What agreed-upon classic do you despise?
Anything by Thomas Hardy. I must have read all his novels three times and they get worse each time. People think it's profound because it has this clunky, blatant symbolism. In Jude the Obscure they buy this kid (called Little Father Time) some flowers, and he goes, "Nay, prithee buy me not flowers, for in the morning they shall be dead" – and dumb critics go, "Wow, that's symbolic!" His work is also deeply conservative: While the great adventures of modernism, urbanism, experimentation, the avant-garde et cetera are taking place, he retreats into some kitschy pastoral English idyll: Wessex, country fairs and all that crap. And his poetry! He rhymes "call to me, call to me" with "the one who was all to me" – and "listlessness" with "wan wistlessness." It's so bad it's funny.

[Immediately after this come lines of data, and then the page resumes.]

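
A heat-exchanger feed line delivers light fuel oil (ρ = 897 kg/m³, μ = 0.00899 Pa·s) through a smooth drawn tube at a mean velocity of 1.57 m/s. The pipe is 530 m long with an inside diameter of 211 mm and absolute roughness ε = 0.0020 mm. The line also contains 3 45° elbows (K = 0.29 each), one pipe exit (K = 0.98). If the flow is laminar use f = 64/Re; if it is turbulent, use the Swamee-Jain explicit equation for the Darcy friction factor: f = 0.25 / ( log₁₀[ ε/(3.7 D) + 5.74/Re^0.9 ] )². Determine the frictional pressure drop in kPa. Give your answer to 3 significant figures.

ΔP ≈ 65.6 kPa

Reynolds number Re = ρVD/μ = 897 · 1.57 · 0.211 / 0.00899 = 3.305e+04.
Re > 4000 → turbulent. Relative roughness ε/D = 2e-06/0.211 = 9.48e-06. Swamee-Jain: f = 0.25/(log₁₀[9.48e-06/3.7 + 5.74/3.305e+04^0.9])² = 0.25/(log₁₀[2.56e-06 + 0.000492])² = 0.25/(-3.306)² = 0.02287.
Total minor-loss coefficient ΣK = 3·0.29 + 1·0.98 = 1.85.
ΔP = [f·L/D + ΣK]·(ρV²/2) = [0.02287·530/0.211 + 1.85]·(897·1.57²/2) = [57.45 + 1.85]·1106 = 6.556e+04 Pa.
ΔP = 6.556e+04 Pa = 65.6 kPa.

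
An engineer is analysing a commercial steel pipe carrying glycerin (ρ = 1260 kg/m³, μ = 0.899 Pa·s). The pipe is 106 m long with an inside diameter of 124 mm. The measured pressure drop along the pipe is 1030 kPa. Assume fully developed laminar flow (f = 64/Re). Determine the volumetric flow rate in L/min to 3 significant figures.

For laminar flow, f = 64/Re with Re = ρVD/μ, so Darcy-Weisbach reduces to ΔP = 32μLV/D². Solving for V: V = ΔP·D²/(32μL) = 1.03e+06·(0.124)²/(32·0.899·106) = 5.194 m/s.
Check: Re = ρVD/μ = 1260·5.194·0.124/0.899 = 902.6 < 2300, so the laminar assumption holds.
Q = V·A = 5.194·(π/4·0.124²) = 0.06272 m³/s = 3760 L/min.

Q ≈ 3760 L/min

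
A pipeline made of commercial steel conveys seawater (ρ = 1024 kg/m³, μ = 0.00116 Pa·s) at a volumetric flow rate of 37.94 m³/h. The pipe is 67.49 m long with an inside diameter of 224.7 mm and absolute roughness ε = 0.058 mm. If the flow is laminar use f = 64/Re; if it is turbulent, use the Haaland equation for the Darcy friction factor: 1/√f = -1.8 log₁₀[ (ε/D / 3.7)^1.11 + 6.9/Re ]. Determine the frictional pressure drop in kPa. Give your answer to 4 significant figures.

ΔP ≈ 0.2311 kPa

Q = 37.94 m³/h = 37.94/3600 = 0.01054 m³/s.
Cross-sectional area A = πD²/4 = π(0.2247)²/4 = 0.03965 m²; mean velocity V = Q/A = 0.01054/0.03965 = 0.2658 m/s.
Reynolds number Re = ρVD/μ = 1024 · 0.2658 · 0.2247 / 0.00116 = 5.272e+04.
Re > 4000 → turbulent. Relative roughness ε/D = 5.8e-05/0.2247 = 0.000258. Haaland: 1/√f = -1.8 log₁₀[(0.000258/3.7)^1.11 + 6.9/5.272e+04] = -1.8 log₁₀[2.43e-05 + 0.000131] = 6.856, so f = 0.02127.
Darcy-Weisbach: ΔP = f(L/D)(ρV²/2) = 0.02127·(67.49/0.2247)·(1024·0.2658²/2) = 0.02127·300.4·36.16 = 231.1 Pa.
ΔP = 231.1 Pa = 0.2311 kPa.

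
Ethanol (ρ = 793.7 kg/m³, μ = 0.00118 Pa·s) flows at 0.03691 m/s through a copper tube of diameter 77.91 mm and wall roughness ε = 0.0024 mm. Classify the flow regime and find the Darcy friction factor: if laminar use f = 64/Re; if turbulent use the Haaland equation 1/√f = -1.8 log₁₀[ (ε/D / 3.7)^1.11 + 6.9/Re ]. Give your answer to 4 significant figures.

Re = ρVD/μ = 793.7·0.03691·0.07791/0.00118 = 1934.
Re < 2300 → laminar, so f = 64/Re = 0.03309 (roughness is irrelevant in laminar flow).

f ≈ 0.03309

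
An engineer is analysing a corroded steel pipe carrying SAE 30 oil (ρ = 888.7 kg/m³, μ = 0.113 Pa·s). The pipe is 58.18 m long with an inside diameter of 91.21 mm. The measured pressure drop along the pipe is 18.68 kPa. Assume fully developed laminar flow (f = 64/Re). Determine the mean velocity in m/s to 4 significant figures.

For laminar flow, f = 64/Re with Re = ρVD/μ, so Darcy-Weisbach reduces to ΔP = 32μLV/D². Solving for V: V = ΔP·D²/(32μL) = 1.868e+04·(0.09121)²/(32·0.113·58.18) = 0.7387 m/s.
Check: Re = ρVD/μ = 888.7·0.7387·0.09121/0.113 = 529.9 < 2300, so the laminar assumption holds.

V ≈ 0.7387 m/s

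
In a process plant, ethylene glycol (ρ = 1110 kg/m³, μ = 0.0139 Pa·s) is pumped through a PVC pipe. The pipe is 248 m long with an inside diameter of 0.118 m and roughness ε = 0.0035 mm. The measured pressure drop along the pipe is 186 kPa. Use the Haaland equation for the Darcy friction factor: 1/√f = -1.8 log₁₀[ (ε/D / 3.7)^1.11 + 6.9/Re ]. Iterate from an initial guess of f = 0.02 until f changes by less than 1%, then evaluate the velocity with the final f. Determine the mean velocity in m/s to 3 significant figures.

V ≈ 2.54 m/s

Rearranging Darcy-Weisbach: V = √(2·ΔP·D/(f·L·ρ)). With ε/D = 3.5e-06/0.118 = 2.97e-05, iterate starting from f = 0.02:
  f = 0.02 → V = √(2·1.86e+05·0.118/(0.02·248·1110)) = 2.824 m/s; Re = ρVD/μ = 2.661e+04; f → 0.02405
  f = 0.02405 → V = 2.575 m/s; Re = 2.426e+04; f → 0.02459
  f = 0.02459 → V = 2.546 m/s; Re = 2.4e+04; f → 0.02466
Converged (Δf/f < 1%). With the final f = 0.02466: V = √(2·1.86e+05·0.118/(0.02466·248·1110)) = 2.543 m/s.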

If aliens landed on Earth, which book would you give them to teach them about humanity?
Which books have you reread most in your life?
Hergé's Tintin books. I've probably learnt more from them about narrative technique (doubling, splitting, leading false trails etc.) than from any other writer. He was a genius: There's an incredibly sophisticated set of concerns and subtexts being played out in those books: family secrets passing down generations, anxieties about inheritance and illegitimacy, musings on counterfeit and inauthenticity (be it in the field of currency or blood or art), on technology and politics – the whole 20th century is there. And – best of all – a seven-year-old can read them with as much passion as a 45-year-old.

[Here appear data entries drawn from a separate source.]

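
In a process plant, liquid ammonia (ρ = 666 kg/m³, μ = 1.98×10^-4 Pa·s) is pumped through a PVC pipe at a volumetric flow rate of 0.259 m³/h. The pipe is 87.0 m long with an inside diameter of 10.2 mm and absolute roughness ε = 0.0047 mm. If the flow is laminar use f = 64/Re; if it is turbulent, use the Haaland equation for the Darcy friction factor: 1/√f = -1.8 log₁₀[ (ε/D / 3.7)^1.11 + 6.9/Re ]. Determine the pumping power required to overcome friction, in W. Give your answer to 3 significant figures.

Q = 0.259 m³/h = 0.259/3600 = 7.194e-05 m³/s.
Cross-sectional area A = πD²/4 = π(0.0102)²/4 = 8.171e-05 m²; mean velocity V = Q/A = 7.194e-05/8.171e-05 = 0.8805 m/s.
Reynolds number Re = ρVD/μ = 666 · 0.8805 · 0.0102 / 0.000198 = 3.021e+04.
Re > 4000 → turbulent. Relative roughness ε/D = 4.7e-06/0.0102 = 0.000461. Haaland: 1/√f = -1.8 log₁₀[(0.000461/3.7)^1.11 + 6.9/3.021e+04] = -1.8 log₁₀[4.63e-05 + 0.000228] = 6.41, so f = 0.02434.
Darcy-Weisbach: ΔP = f(L/D)(ρV²/2) = 0.02434·(87/0.0102)·(666·0.8805²/2) = 0.02434·8529·258.1 = 5.359e+04 Pa.
Pumping power P = QΔP = 7.194e-05·5.359e+04 = 3.855 W = 3.86 W.

P ≈ 3.86 W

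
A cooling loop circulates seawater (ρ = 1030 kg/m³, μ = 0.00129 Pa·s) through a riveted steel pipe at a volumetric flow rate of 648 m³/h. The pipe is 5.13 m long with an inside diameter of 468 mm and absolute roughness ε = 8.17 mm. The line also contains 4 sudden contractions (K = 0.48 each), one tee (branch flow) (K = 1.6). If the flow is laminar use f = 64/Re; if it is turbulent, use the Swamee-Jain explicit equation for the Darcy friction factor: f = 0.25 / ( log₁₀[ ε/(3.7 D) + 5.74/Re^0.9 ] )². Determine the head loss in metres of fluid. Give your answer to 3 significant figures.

Q = 648 m³/h = 648/3600 = 0.18 m³/s.
Cross-sectional area A = πD²/4 = π(0.468)²/4 = 0.172 m²; mean velocity V = Q/A = 0.18/0.172 = 1.046 m/s.
Reynolds number Re = ρVD/μ = 1030 · 1.046 · 0.468 / 0.00129 = 3.91e+05.
Re > 4000 → turbulent. Relative roughness ε/D = 0.00817/0.468 = 0.0175. Swamee-Jain: f = 0.25/(log₁₀[0.0175/3.7 + 5.74/3.91e+05^0.9])² = 0.25/(log₁₀[0.00472 + 5.32e-05])² = 0.25/(-2.321)² = 0.04639.
Total minor-loss coefficient ΣK = 4·0.48 + 1·1.6 = 3.52.
ΔP = [f·L/D + ΣK]·(ρV²/2) = [0.04639·5.13/0.468 + 3.52]·(1030·1.046²/2) = [0.5085 + 3.52]·563.9 = 2272 Pa.
Head loss h_f = ΔP/(ρg) = 2272/(1030·9.81) = 0.225 m.

h_f ≈ 0.225 m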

What's the best death scene in literature?
In Georges Bataille's erotic masterpiece Story of the Eye. Bataille was a dissident surrealist, denounced by Breton for being too vulgar and irreverent. He was a numismatist (coin expert) at the Bibliothèque Nationale, and developed theories of economics and literature which were hugely influential on later figures like Derrida. He was well-versed in anthropology, and was particularly interested in rituals of sacrifice. So in Story of the Eye we have a scene at a bullfight (held beneath a relentless Spanish sun) in which the heroine Simone has purchased, from the butcher's counter in the stadium itself, the testicles of a bull killed in a previous fight; while the current fight takes place she bites into one testicle and inserts the other into her vagina. As she reaches her orgasm, back in the ring the new bull's horn plunges into the matador's eye, and he's killed on the spot. It's an almost religious moment, tied to what Bataille calls "a vision of solar deliquescence."